I will not expand further, by repeating the analysis I made in my article on February 2, 2024. I will simply recall the questions that Mr. Aresti did not answer, and which touch on the essence, that is, the existence and role of semi-governmental organisations. They are the following:
On what grounds does he found the position that semi-governmental organisations or public law entities are extensions of the executive branch? How does he confuse the concepts of ‘state’ and ‘executive power’? How is this consistent with the positions and recommendations of international organizations (EU, IMF, OSCE), which suggest the privatization of some organisations, while, at the same time, they consider the suspension of the Boards of Directors by a newly elected government as incompatible with the rule of law?
What supports his claim that only from now on citizens who wish to be appointed do not need to ask for help by political parties? Isn’t since 2013 that the law provides that anyone who wishes to be appointed can express her/his interest to the line minister, without reference to parties?
With regard to the role attributed to political parties by law from 1988 to 2013 (abusively, to my view), why did Mr. Arestis not mention anything about how it arose, as an offshoot of DIKOcracy, the exclusive exercise of power by the Democratic Party – DIKO? Why does he prefer attacking only AKEL and DISY, interpreting their criticism with the words “they attack the President”?

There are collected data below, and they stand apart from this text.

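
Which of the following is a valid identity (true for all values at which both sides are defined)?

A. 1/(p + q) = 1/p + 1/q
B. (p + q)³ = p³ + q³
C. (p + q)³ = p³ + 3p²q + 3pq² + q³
A: fails at (4, 4) — LHS = 1/8, RHS = 1/2.
B: fails at (3, 5) — LHS = 512, RHS = 152.
C: holds — e.g. at (3, 7), both sides equal 1000.

Answer: C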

Last point, in my article, there was also question about Mr. Aresti’s conflict of interest:
How is it possible that the rapporteur for the establishment and the framework of the Advisory Council accepts his appointment as its chairman, ignoring the conflict of interest? How is it possible?
Every citizen expects answers to all the questions above, as part of accountability with due respect for everyone, away of expressions such as “a response to an article by some Mr. Christophorou”. Otherwise, views and approaches may possibly harm the author of the article and his reputation.
From me, this chapter should be considered closed.